A clean image, excellent oratorical skills, clarity of thought and the Badal surname, Manpreet Singh Badal (53) had everything going for him when he took a big gamble in October 2010. The strapping four-time MLA, who was the finance minister in the Parkash Singh Badal government, broke away from the Badal family following differences over governance issues. He floated his People’s Party of Punjab (PPP) with the promise to be a ‘third force’ in the bipartisan state politics. Positioning himself as an alternative to the Akalis and the Congress, Manpreet raised the hopes of those dejected with the two parties. But the gambit didn’t work in the assembly polls, reducing his party to virtually a nonentity. HT looks at five reasons why the PPP, allotted the ‘kite’ as the poll symbol, failed to soar.

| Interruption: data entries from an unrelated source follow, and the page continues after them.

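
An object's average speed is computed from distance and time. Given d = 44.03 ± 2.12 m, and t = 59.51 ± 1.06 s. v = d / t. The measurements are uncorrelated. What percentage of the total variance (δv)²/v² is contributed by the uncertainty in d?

88.0%

(δv/v)² = (1·δd/d)² + (-1·δt/t)²
  d term: (1×0.0481)² = 0.00232
  t term: (-1×0.0178)² = 0.000317
Total = 0.00264. Share from d = 0.00232/0.00264 = 0.880.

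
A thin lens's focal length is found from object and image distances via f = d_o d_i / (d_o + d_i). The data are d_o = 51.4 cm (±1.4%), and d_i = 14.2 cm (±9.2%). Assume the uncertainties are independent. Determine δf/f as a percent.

7.21%

∂f/∂d_o = (d_i/(d_o+d_i))² = 0.0469;  ∂f/∂d_i = (d_o/(d_o+d_i))² = 0.614
δf = √((∂f/∂d_o · δd_o)² + (∂f/∂d_i · δd_i)²) = √(0.00114 + 0.643) = 0.803 cm
f = 11.1 cm, so δf/f = 0.803/11.1 = 0.0721.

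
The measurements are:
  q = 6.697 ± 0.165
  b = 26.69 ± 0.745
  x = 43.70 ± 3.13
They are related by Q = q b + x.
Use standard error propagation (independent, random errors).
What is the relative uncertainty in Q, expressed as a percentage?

3.31%

Let p = q·b = 178.7. δp/p = √((1·δq/q)² + (1·δb/b)²) = √(0.000607 + 0.000779) = 0.0372, so δp = 6.65.
Q = p + x: δQ = √(δp² + δx²) = √(44.3 + 9.80) = 7.35
Q = 222.4, so δQ/Q = 7.35/222.4 = 0.0331.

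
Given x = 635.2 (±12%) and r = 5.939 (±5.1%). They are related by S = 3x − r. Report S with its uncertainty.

Each term contributes (cᵢ δxᵢ)² to (δS)²:
  (3·δx)² = 52300;  (δr)² = 0.0917
δS = √(52300) = 229
S = 1900.

1900 ± 229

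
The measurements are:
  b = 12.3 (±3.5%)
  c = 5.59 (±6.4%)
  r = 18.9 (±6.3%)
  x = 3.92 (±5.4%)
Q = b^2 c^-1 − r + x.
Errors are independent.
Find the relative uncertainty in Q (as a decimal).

0.235

Let p = b^2·c^-1 = 27.1. δp/p = √((2·δb/b)² + (-1·δc/c)²) = √(0.00490 + 0.00410) = 0.0948, so δp = 2.57.
Q = p − r + x: δQ = √(δp² + δr² + δx²) = √(6.59 + 1.42 + 0.0448) = 2.84
Q = 12.1, so δQ/Q = 2.84/12.1 = 0.235.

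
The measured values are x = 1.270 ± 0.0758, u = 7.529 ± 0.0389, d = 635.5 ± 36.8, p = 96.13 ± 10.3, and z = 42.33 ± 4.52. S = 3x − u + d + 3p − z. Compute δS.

48.3

Sums and differences: (δS)² = Σ (cᵢ δxᵢ)².
  (3·δx)² = 0.0517;  (δu)² = 0.00151;  (δd)² = 1350;  (3·δp)² = 955;  (δz)² = 20.4
δS = √(2330) = 48.3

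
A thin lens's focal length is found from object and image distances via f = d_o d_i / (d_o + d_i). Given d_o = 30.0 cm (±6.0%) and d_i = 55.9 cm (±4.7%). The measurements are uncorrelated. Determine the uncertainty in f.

∂f/∂d_o = (d_i/(d_o+d_i))² = 0.423;  ∂f/∂d_i = (d_o/(d_o+d_i))² = 0.122
δf = √((∂f/∂d_o · δd_o)² + (∂f/∂d_i · δd_i)²) = √(0.581 + 0.103) = 0.827 cm

0.827 cm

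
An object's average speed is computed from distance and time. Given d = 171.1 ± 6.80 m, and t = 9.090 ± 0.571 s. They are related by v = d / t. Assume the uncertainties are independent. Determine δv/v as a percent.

7.43%

Products/powers → add relative errors in quadrature, weighted by exponent:
  (1·δd/d)² = (1×0.0397)² = 0.00158;  (-1·δt/t)² = (-1×0.0628)² = 0.00395
δv/v = √(0.00553) = 0.0743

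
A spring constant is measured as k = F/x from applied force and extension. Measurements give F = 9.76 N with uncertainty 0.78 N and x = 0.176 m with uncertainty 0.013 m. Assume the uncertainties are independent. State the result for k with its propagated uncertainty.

55.5 ± 6.03 N/m

Since k is a product/quotient, work with relative uncertainties:
  (1·δF/F)² = (1×0.0799)² = 0.00639;  (-1·δx/x)² = (-1×0.0739)² = 0.00546
δk/k = √(0.0118) = 0.109
k = 55.5 N/m, so δk = 0.109 × 55.5 = 6.03 N/m.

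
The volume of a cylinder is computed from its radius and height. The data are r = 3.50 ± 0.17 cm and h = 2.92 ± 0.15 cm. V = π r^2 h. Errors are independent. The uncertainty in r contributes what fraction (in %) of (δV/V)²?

(δV/V)² = (2·δr/r)² + (1·δh/h)²
  r term: (2×0.0486)² = 0.00944
  h term: (1×0.0514)² = 0.00264
Total = 0.0121. Share from r = 0.00944/0.0121 = 0.781.

78.1%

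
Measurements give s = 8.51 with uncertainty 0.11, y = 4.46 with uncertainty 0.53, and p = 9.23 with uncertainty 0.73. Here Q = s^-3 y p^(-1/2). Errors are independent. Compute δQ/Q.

0.131

For a monomial Q ∝ s^-3, y, p^(-1/2), fractional errors add in quadrature:
  (-3·δs/s)² = (-3×0.0129)² = 0.00150;  (1·δy/y)² = (1×0.119)² = 0.0141;  (−½·δp/p)² = (-0.5×0.0791)² = 0.00156
δQ/Q = √(0.0172) = 0.131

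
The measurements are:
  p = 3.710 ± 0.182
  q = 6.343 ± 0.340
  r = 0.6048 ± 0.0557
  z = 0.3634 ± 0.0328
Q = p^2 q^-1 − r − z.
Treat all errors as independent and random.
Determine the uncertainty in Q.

0.251

Let w = p^2·q^-1 = 2.170. δw/w = √((2·δp/p)² + (-1·δq/q)²) = √(0.00963 + 0.00287) = 0.112, so δw = 0.243.
Q = w − r − z: δQ = √(δw² + δr² + δz²) = √(0.0589 + 0.00310 + 0.00108) = 0.251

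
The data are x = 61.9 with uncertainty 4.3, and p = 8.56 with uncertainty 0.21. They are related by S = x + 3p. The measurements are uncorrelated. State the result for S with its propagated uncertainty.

Sums and differences: (δS)² = Σ (cᵢ δxᵢ)².
  (δx)² = 18.5;  (3·δp)² = 0.397
δS = √(18.9) = 4.35
S = 87.6.

87.6 ± 4.35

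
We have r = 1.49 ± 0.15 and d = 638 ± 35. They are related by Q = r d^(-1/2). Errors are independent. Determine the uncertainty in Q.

0.00616

Relative error in a monomial: (δQ/Q)² = Σ (nᵢ · δxᵢ/xᵢ)².
  (1·δr/r)² = (1×0.101)² = 0.0101;  (−½·δd/d)² = (-0.5×0.0549)² = 0.000752
δQ/Q = √(0.0109) = 0.104
Q = 0.0590, so δQ = 0.104 × 0.0590 = 0.00616.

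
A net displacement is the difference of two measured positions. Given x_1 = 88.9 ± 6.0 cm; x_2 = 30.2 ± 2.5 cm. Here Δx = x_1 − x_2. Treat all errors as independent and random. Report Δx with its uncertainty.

58.7 ± 6.50 cm

Δx is a linear combination, so absolute uncertainties add in quadrature:
  (δx_1)² = 36.0;  (δx_2)² = 6.25
δΔx = √(42.2) = 6.50 cm
Δx = 58.7 cm.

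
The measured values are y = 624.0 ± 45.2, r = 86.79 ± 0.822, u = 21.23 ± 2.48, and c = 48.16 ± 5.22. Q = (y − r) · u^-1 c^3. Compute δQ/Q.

0.356

Let w = y − r = 537.2. δw = √(δy² + δr²) = √(2040 + 0.676) = 45.2, so δw/w = 0.0842.
Q is then a monomial in w, u, c:
δQ/Q = √((δw/w)² + (-1·δu/u)² + (3·δc/c)²) = √(0.00708 + 0.0136 + 0.106) = 0.356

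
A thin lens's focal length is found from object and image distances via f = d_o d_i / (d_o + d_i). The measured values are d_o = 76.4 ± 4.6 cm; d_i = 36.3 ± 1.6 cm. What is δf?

0.877 cm

∂f/∂d_o = (d_i/(d_o+d_i))² = 0.104;  ∂f/∂d_i = (d_o/(d_o+d_i))² = 0.460
δf = √((∂f/∂d_o · δd_o)² + (∂f/∂d_i · δd_i)²) = √(0.228 + 0.541) = 0.877 cm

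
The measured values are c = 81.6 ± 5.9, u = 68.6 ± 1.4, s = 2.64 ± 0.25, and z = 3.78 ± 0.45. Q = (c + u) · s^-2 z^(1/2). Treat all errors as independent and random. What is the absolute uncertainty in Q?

Let w = c + u = 150. δw = √(δc² + δu²) = √(34.8 + 1.96) = 6.06, so δw/w = 0.0404.
Q is then a monomial in w, s, z:
δQ/Q = √((δw/w)² + (-2·δs/s)² + (½·δz/z)²) = √(0.00163 + 0.0359 + 0.00354) = 0.203
Q = 41.9, so δQ = 0.203 × 41.9 = 8.49.

8.49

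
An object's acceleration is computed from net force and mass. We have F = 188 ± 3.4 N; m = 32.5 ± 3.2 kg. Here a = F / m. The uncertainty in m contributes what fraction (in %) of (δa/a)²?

(δa/a)² = (1·δF/F)² + (-1·δm/m)²
  F term: (1×0.0181)² = 0.000327
  m term: (-1×0.0985)² = 0.00969
Total = 0.0100. Share from m = 0.00969/0.0100 = 0.967.

96.7%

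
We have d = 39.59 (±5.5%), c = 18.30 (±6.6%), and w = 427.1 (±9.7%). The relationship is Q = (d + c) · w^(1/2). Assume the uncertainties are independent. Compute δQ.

Let u = d + c = 57.89. δu = √(δd² + δc²) = √(4.74 + 1.46) = 2.49, so δu/u = 0.0430.
Q is then a monomial in u, w:
δQ/Q = √((δu/u)² + (½·δw/w)²) = √(0.00185 + 0.00235) = 0.0648
Q = 1196, so δQ = 0.0648 × 1196 = 77.6.

77.6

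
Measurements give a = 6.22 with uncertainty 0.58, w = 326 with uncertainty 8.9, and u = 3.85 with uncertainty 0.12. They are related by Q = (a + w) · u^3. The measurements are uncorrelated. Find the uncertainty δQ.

1840

Let h = a + w = 332. δh = √(δa² + δw²) = √(0.336 + 79.2) = 8.92, so δh/h = 0.0268.
Q is then a monomial in h, u:
δQ/Q = √((δh/h)² + (3·δu/u)²) = √(0.000721 + 0.00874) = 0.0973
Q = 19000, so δQ = 0.0973 × 19000 = 1840.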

Manpreet not only could not emerge as the rallying point for detractors of the ruling Badals but he also failed to establish an organisational set-up of his party. He remained the only face and voice of the PPP. Though charismatic, the former minister needed a team to take on the well-organised Akalis and connect with the masses.
Frittered away goodwill
He resigned from the Badal government over financial mismanagement, debt and misgovernance, but was not able to rouse the public over these issues. Getting caught in financial jargon, the PPP chief failed to tap into anti-incumbency against the Akalis, frittering away goodwill he had earned. The Congress and the AAP are targeting the SAD on the same issues.
Failure to retain team
A loner, the PPP chief was unable to retain the confidence of comrades such as ex-MLAs Jagbir Singh Brar and Harnek Singh Gharuan, former deputy speaker Bir Devinder Singh, comedian-turned-politician Bhagwant Mann (now AAP MP from Sangrur) and Kushaldeep Dhillon. They left him one by one, dubbing him as a “complex personality with an egoistic approach”.
Burden of Badal surname
Manpreet had parted with the Badals on a bitter note, but he could not escape the political burden of being a member of the Badal clan. Father Gurdas Badal’s closeness to elder brother Parkash Singh Badal remained the talking point in villages across Malwa and the rivals also cashed in on it. No wonder, he now calls it his biggest hindrance.
Gave up on PPP quickly
If he was looking for quick gains in the 2012 assembly polls after quitting the SAD just 18 months ago, he was daydreaming. It’s not easy to break the hegemony of established parties without an organisational set-up. Manpreet gave up on the PPP after contesting only the assembly polls. He fought the 2014 Lok Sabha elections on the Congress symbol, losing to Harsimrat Kaur Badal from Bathinda.